Adding 1 byte to struct adds 4 bytes to program

I had the following "struct". When I compile it this way, it leaves 32040 bytes for local variables.

#define MAX_CALLERS 300    // Much more than this and the ESP throws up!  You'll see it on the serial monitor.
typedef struct  // This is where I keep track of which IP addresses have accessed this server.
{
  unsigned long firstSeen; // Epoch
  unsigned long lastSeen;  // Epoch
  IPAddress     iaddr;     // Little Endian
  long          count;     // Times seen
//  byte          ct412s;    // Count of times this guy has 412'd after being told not to. 
} IPCallers;
IPCallers MyCallers[MAX_CALLERS];  // Table for keeping unique IP addresses and access counts.
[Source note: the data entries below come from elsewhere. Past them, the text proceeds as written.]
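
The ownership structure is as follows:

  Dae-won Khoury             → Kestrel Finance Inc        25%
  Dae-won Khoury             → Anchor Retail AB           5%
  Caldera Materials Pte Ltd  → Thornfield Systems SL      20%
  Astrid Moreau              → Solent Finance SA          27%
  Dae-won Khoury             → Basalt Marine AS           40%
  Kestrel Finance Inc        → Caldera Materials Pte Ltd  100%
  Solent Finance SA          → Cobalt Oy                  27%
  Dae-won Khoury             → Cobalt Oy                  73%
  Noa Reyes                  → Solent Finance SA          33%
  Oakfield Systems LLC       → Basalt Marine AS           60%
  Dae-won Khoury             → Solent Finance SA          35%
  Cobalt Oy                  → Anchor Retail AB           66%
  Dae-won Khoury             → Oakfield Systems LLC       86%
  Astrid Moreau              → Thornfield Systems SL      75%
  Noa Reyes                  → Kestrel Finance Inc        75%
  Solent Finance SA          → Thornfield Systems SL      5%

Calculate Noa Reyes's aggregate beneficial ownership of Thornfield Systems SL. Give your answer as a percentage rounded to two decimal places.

Noa reaches Thornfield along 2 paths.
Via Solent: 33% × 5% = 1.65%.
Via Kestrel → Caldera: 75% × 100% × 20% = 15%.
Total: 1.65% + 15% = 16.65%.

16.65%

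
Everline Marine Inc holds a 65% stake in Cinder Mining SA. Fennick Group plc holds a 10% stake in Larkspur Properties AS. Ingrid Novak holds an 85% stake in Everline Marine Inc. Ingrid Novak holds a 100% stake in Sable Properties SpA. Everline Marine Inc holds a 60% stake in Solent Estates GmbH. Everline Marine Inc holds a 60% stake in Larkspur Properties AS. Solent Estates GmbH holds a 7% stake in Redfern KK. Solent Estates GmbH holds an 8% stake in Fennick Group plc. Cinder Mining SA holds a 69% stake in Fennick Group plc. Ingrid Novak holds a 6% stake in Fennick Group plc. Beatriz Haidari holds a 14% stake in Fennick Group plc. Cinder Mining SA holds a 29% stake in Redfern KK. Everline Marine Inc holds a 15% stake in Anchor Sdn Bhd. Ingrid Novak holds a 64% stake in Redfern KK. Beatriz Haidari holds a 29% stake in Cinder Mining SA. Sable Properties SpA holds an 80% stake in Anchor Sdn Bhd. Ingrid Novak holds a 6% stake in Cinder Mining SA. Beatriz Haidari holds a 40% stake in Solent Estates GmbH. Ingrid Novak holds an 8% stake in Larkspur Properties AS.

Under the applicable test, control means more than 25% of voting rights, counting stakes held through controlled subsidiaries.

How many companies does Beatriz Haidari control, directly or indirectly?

Beatriz holds 40% of Solent, so Beatriz controls Solent.
Beatriz holds 29% of Cinder, so Beatriz controls Cinder.
Beatriz and Solent and Cinder together hold 14% + 8% + 69% = 91% of Fennick, so Beatriz controls Fennick.
Solent and Cinder together hold 7% + 29% = 36% of Redfern, so Beatriz controls Redfern.
No other company's threshold is met.
Beatriz controls 4 companies.

4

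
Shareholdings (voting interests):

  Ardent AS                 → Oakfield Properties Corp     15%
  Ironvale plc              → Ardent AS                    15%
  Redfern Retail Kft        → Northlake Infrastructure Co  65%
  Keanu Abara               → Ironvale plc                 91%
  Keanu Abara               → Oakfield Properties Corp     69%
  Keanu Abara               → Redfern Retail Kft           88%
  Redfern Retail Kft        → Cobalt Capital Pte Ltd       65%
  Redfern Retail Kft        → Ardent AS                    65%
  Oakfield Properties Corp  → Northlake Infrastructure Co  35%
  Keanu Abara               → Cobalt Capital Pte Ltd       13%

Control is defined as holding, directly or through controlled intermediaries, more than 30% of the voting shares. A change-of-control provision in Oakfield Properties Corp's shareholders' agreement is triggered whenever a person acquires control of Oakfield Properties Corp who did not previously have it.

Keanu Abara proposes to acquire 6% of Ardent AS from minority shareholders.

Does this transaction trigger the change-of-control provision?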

If I uncomment the "byte ct412s;" the remaining memory is 30840. That's a difference of 1200 bytes. I use "byte" and, since I am defining only 300 of them, it should only use 300 bytes.

Why are the extra 900 bytes going? The first time I did this, I had the "byte" line higher and I thought it might be an alignment thing so I moved it to the end. Is it still an alignment thing?

Looks like it. I'll assume an IPAddress is four bytes. So without your byte, that struct is 16 bytes. Adding a single byte jacks it up to 20, so my first thought is that the compiler is aligning on four byte boundaries. See if there's compiler switch you can apply to get byte alignment. Alternatively, keep a separate array for ct412s.